Tuesday, December 26, 2006

Your papers please. . .

“The right of the people to be secure in their persons, houses, papers, and effects, against unreasonable searches and seizures, shall not be violated, and no Warrants shall issue, but upon probable cause, supported by Oath or affirmation, and particularly describing the place to be searched, and the persons or things to be seized.”

-Constitution of the United States of America-

Like many of you, I had a bit of a drive on Christmas day – 120 miles round trip and nearly all of it on the Interstate.  Of course this being Florida, it can be hard to tell the drunks from the incompetent and the insane, but I’m sure that the fellow in the Honda who did a complete stop in the “Sun Pass” automatic toll lane was just a garden variety idiot, or else he wouldn’t have dedicated the next 20 minutes to trying to prove his Honda was much faster and more agile than my Corvette.

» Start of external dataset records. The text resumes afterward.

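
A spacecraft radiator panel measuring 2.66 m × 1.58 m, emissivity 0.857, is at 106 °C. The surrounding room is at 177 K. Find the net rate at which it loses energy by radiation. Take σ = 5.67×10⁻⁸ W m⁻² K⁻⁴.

A = 2.66 × 1.58 = 4.20 m².
Convert: 106 °C = 379 K.
Q = εσA(T⁴ − T_s⁴). T⁴ − T_s⁴ = (379)⁴ − (177)⁴ = 2.06×10^10 − 9.82×10^8 = 1.97×10^10 K⁴.
Q = 0.857 × 5.67×10⁻⁸ × 4.20 × 1.97×10^10 = 4010 W.

Q ≈ 4010 W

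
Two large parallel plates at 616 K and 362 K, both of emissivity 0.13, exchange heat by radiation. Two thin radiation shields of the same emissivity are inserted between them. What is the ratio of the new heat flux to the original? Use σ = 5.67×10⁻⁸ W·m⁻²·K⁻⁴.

With N identical shields there are N+1 = 3 gaps in series, each with the same radiative resistance, so the flux falls to 1/(N+1) of its unshielded value.

ratio ≈ 0.333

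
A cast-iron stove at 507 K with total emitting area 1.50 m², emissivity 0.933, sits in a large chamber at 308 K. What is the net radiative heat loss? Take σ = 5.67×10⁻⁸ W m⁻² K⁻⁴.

Q = εσA(T⁴ − T_s⁴). T⁴ − T_s⁴ = (507)⁴ − (308)⁴ = 6.61×10^10 − 9.00×10^9 = 5.71×10^10 K⁴.
Q = 0.933 × 5.67×10⁻⁸ × 1.50 × 5.71×10^10 = 4530 W.

Q ≈ 4530 W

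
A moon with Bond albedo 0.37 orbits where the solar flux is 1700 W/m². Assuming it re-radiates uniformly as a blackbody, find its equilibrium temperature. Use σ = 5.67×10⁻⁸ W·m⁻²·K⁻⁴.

T ≈ 262 K

Power absorbed = (1−a)S·πR²; power emitted = 4πR²σT⁴. Equating and cancelling πR²:
T = ((1−a)S / 4σ)^(1/4) = (1070 / (4 × 5.67×10⁻⁸))^(1/4) = (4.72×10^9)^(1/4).
T = 262 K.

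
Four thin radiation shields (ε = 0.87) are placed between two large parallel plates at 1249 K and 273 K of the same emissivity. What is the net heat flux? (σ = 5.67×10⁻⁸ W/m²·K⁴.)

q ≈ 21200 W/m²

Each of the 5 gaps contributes resistance (2/ε − 1) = 2/0.87 − 1 = 1.299; total = 6.494.
q = σ(T₁⁴ − T₂⁴) / 6.494 = 5.67×10⁻⁸ × 2.43×10^12 / 6.494 = 21200 W/m².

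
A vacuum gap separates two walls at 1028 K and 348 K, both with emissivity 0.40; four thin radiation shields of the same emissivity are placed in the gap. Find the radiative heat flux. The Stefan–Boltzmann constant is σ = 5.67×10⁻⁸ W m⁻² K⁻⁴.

q ≈ 3120 W/m²

Each of the 5 gaps contributes resistance (2/ε − 1) = 2/0.40 − 1 = 4.000; total = 20.00.
q = σ(T₁⁴ − T₂⁴) / 20.00 = 5.67×10⁻⁸ × 1.10×10^12 / 20.00 = 3120 W/m².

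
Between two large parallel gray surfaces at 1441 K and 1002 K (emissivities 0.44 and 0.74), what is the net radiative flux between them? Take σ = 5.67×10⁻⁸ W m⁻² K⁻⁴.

q ≈ 71400 W/m²

For two large parallel gray plates, q = σ(T₁⁴ − T₂⁴) / (1/ε₁ + 1/ε₂ − 1).
1/ε₁ + 1/ε₂ − 1 = 1/0.44 + 1/0.74 − 1 = 2.624.
T₁⁴ − T₂⁴ = 4.31×10^12 − 1.01×10^12 = 3.30×10^12 K⁴.
q = 5.67×10⁻⁸ × 3.30×10^12 / 2.624 = 71400 W/m².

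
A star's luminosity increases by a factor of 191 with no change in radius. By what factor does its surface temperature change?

P ∝ T⁴ ⇒ T ∝ P^(1/4), so T scales by (191)^(1/4) = 3.72.

factor ≈ 3.72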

I’m sure he convinced himself without much effort.

I’m not sure about he several mega-SUV’s that slowly lumbered to the end of a half mile merge lane and then attempted to merge at 20 mph into a lane traveling at 85.  It’s easier to assess the little sedans loaded with passengers traveling at 45 in the center or left lanes – if they are 85 or older with chins resting on the wheel, it’s just incompetence. If they’re much younger, you can bet they’re as smashed as the young men in the full-sized pick-ups rolling at 95+ down the left lane in the pouring rain.

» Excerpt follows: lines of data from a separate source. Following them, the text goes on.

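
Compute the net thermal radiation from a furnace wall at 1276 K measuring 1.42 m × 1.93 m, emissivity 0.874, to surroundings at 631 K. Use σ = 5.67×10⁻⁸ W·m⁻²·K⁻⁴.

Q ≈ 3.39×10^5 W

A = 1.42 × 1.93 = 2.74 m².
Q = εσA(T⁴ − T_s⁴). T⁴ − T_s⁴ = (1276)⁴ − (631)⁴ = 2.65×10^12 − 1.59×10^11 = 2.49×10^12 K⁴.
Q = 0.874 × 5.67×10⁻⁸ × 2.74 × 2.49×10^12 = 3.39×10^5 W.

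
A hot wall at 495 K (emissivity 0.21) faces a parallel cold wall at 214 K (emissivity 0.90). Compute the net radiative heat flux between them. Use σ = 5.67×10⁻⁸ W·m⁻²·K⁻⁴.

q ≈ 674 W/m²

For two large parallel gray plates, q = σ(T₁⁴ − T₂⁴) / (1/ε₁ + 1/ε₂ − 1).
1/ε₁ + 1/ε₂ − 1 = 1/0.21 + 1/0.90 − 1 = 4.873.
T₁⁴ − T₂⁴ = 6.00×10^10 − 2.10×10^9 = 5.79×10^10 K⁴.
q = 5.67×10⁻⁸ × 5.79×10^10 / 4.873 = 674 W/m².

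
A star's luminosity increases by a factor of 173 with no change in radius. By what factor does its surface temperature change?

factor ≈ 3.63

P ∝ T⁴ ⇒ T ∝ P^(1/4), so T scales by (173)^(1/4) = 3.63.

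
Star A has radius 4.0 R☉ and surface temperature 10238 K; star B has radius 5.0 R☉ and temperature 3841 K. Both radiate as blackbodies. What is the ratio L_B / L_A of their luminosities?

L = 4πR²σT⁴ ∝ R²T⁴, so L_B/L_A = (5.0/4.0)² × (3841/10238)⁴ = 1.56 × 0.0198 = 0.0310.

L_B/L_A ≈ 0.0310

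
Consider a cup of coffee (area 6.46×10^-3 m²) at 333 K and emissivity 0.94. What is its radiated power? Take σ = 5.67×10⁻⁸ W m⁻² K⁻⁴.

P = εσAT⁴ = 0.94 × 5.67×10⁻⁸ × 6.46×10^-3 × (333)⁴ = 0.94 × 5.67×10⁻⁸ × 6.46×10^-3 × 1.23×10^10.
P = 4.23 W.

P ≈ 4.23 W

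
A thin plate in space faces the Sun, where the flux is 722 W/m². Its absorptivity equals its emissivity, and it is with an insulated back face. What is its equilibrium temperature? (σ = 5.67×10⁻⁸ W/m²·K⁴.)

T ≈ 336 K

Absorbed flux αS = emitted flux εσT⁴ (one radiating face); with α = ε, T = (S/σ)^(1/4).
T = (722 / 5.67×10⁻⁸)^(1/4) = (1.27×10^10)^(1/4).
T = 336 K.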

One way or another it was a circus out there and it thoroughly ruined the mellowness of the evening.  It could have been a field day for the police had there been any in sight.  It seems that my county and the adjacent counties had decided to set up road blocks on the secondary roads instead.  Judging from the comments in the local paper this morning, you would think this was a very popular idea and the one fellow who happened to question the random searches was promptly drowned out by a flood or hyper-emotional tirades from MADD members and others who hate due process and the rule of law.  If one cuts through the dubious stories of friends and family slaughtered by drunks, one consistent theme remains:  if it saves one life it’s worth it. That’s a statement worthy of being posted, if not above the gates of hell, at least at tyranny’s door. To reduce it to the absurd, a total curfew would save many, many lives and a police state is a safe state.

More than the inconvenience of sitting at a roadblock while policemen justify their presence by writing tickets for broken tail lights and peering and sniffing into your car with flashlights and trained dogs and making intimidating comments, it’s the fact that one more increment of what was a guaranteed freedom has been lost in the name of security.  Ah, but driving is a privilege, say the mothers of MADD and so might it not be just a small step to say that renting an apartment is a privilege or being a citizen is a privilege which necessitates searches without probable cause. In fact our government seems to operating on that presumption.

Somehow it makes more sense to Americans to insist that our troops being blown up in Iraq are “defending our freedoms” then to notice that our freedoms are being taken away in the name of safety or that the obverse side of the security coin is servitude. The granting of unwritten Writs of Assistance that allow police to detain, search and inspect citizens without probable cause may seem a small step toward safety, but it’s a giant step toward a police state.